Salon owners weren’t talking about Phorest because they were asked to. They were talking about it because it’s woven into how they operate, who they learn from, and where they feel connected.
That kind of advocacy:
Travels faster than ads
Carries more trust than testimonials
And influences decisions long before someone hits a sales page
It’s awareness and acquisition driven not by push — but by proximity and influence.
When a salon owner hears, “You need to come next year — it changed how I think about my business,” that lands very differently to any paid campaign.

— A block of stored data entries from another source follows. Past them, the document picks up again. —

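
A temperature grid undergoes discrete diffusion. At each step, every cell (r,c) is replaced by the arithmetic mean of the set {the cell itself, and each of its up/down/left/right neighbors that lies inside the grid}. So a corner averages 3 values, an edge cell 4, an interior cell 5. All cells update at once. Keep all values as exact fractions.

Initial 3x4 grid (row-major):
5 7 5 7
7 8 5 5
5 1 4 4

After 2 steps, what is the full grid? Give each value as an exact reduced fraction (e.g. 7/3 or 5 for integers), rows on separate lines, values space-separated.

After step 1:
  19/3 25/4 6 17/3
  25/4 28/5 27/5 21/4
  13/3 9/2 7/2 13/3
After step 2:
  113/18 1451/240 1399/240 203/36
  1351/240 28/5 103/20 413/80
  181/36 269/60 133/30 157/36

Answer: 113/18 1451/240 1399/240 203/36
1351/240 28/5 103/20 413/80
181/36 269/60 133/30 157/36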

We’re in an era where everything is optimised for scale, speed, and digital efficiency - the theme of the event was literally saturated in AI. And yet, one of the most powerful moments of the summit was simply being in a room together.

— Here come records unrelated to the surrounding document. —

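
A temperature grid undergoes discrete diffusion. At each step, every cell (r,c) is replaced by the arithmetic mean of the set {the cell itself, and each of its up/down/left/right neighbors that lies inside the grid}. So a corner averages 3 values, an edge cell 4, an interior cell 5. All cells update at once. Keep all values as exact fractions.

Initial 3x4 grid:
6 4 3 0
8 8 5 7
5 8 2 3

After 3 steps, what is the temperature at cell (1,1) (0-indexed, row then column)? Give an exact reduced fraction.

Answer: 11281/2000

Derivation:
Step 1: cell (1,1) = 33/5
Step 2: cell (1,1) = 587/100
Step 3: cell (1,1) = 11281/2000
Full grid after step 3:
  89/15 12737/2400 31121/7200 415/108
  9983/1600 11281/2000 28103/6000 57727/14400
  127/20 4629/800 11657/2400 155/36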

Sharing meals. Sharing stories. Sharing strategy. Sharing wins that don’t always make it to social media. The irony isn’t lost on me: In an industry increasingly driven by tech and automation, human connection is becoming the differentiator.
Phorest understands this. The summit wasn’t a replacement for digital community — it was a reinforcement of it.
Offline experiences gave weight and meaning to the online ecosystem, strengthening trust and deepening loyalty in a way no Slack group or email sequence ever could on its own.
Here’s the part that matters for brands, platforms, and industry leaders reading this.
Community (when done well) doesn’t just support retention. It fuels organic awareness and acquisition.
Because:
People want to be where other people like them are
They follow peers they respect
They’re drawn to spaces that feel aligned, not aspirationally distant
The Phorest Summit didn’t need to hard-sell the product, in fact they didn't sell at all. The product was already embedded in the relationships.
That’s the pull of belonging. It’s subtle. It’s long-term. And it’s incredibly effective.
The biggest takeaway I brought home from Dublin wasn’t a tactic — it was a reminder.
If you want advocacy, build community. If you want awareness, create spaces people are proud to be part of. If you want acquisition, stop focusing solely on funnels and start thinking about influential ecosystems.
And when you get it right, growth becomes a byproduct — not the goal.
As I left the summit, one thing was clear: Phorest isn’t just supporting salon owners to run better businesses. They’re reminding them they don’t have to do it alone, by using the product like an additional team member (who doesn't call in sick 30 minutes before their shift!). And in an industry as demanding, fast-moving, and human as ours — that might be the most powerful advocacy pillar of all.